After a surreal return flight that took a total of about 20 hours because of British Airways re-booking our flight on an itinerary that involved an excruciatingly long layover in Heathrow, it was with some relief that I was able to shed the multiple layers of clothing that I’d been wearing and enjoy what’s left of our summer. There’s not a cloud in the sky, but it’s not the bright blue sky that I was expecting.

Since we’ve been back, the sky has been an ugly yellow-brown color due to the big wildfires that are burning east of here. Yesterday the map showed at least a dozen fires, and today there are more. When I go outside this morning, there’s a strong smell of smoke, the intensity of which has increased since last night.  Houses and buildings have burned, and several firefighters have died.

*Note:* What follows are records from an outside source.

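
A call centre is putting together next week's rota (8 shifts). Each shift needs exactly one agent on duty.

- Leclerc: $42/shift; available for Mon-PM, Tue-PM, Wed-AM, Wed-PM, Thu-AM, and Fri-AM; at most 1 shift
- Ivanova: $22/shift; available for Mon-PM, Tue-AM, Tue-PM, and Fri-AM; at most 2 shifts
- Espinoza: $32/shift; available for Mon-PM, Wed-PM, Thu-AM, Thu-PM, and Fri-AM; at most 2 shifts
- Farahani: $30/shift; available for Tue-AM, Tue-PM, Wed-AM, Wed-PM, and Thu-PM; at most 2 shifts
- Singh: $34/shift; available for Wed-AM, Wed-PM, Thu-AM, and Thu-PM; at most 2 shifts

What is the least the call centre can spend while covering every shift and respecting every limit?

Picking the cheapest available agent for each shift independently would cost $210, but that ignores the shift limits.
An optimal schedule: Mon-PM→Ivanova, Tue-AM→Ivanova, Tue-PM→Farahani, Wed-AM→Farahani, Wed-PM→Singh, Thu-AM→Espinoza, Thu-PM→Singh, Fri-AM→Espinoza.
Total: 22 + 22 + 30 + 30 + 34 + 32 + 34 + 32 = $236.

$236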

It’s not unusual to have wildfires in the late summer, but the magnitude of the fires this year is unusual due to the drought. The new smell of summer in Seattle seems to be smoke.

[Photos from various news sources. I would take some photos, but can’t download them from my camera or phone until my laptop undergoes some more treatments for what ails it.]


  1. Fortunately there's no wildfire here in Karaj. But dust pollution is discernibly increasing these years.

  2. Farbod, Today (29 August) we're having a winter storm of the type we normally get in November-January, with wind and rain. The rain is welcome after the drought, but definitely not normal. The eastern part of the state is apparently having dust storms to go with the fires that are still burning. People don't seem to care that the environment is progressively more damaged with every new development project. Each one individually may have a tiny impact, but put them together and the effect is huge.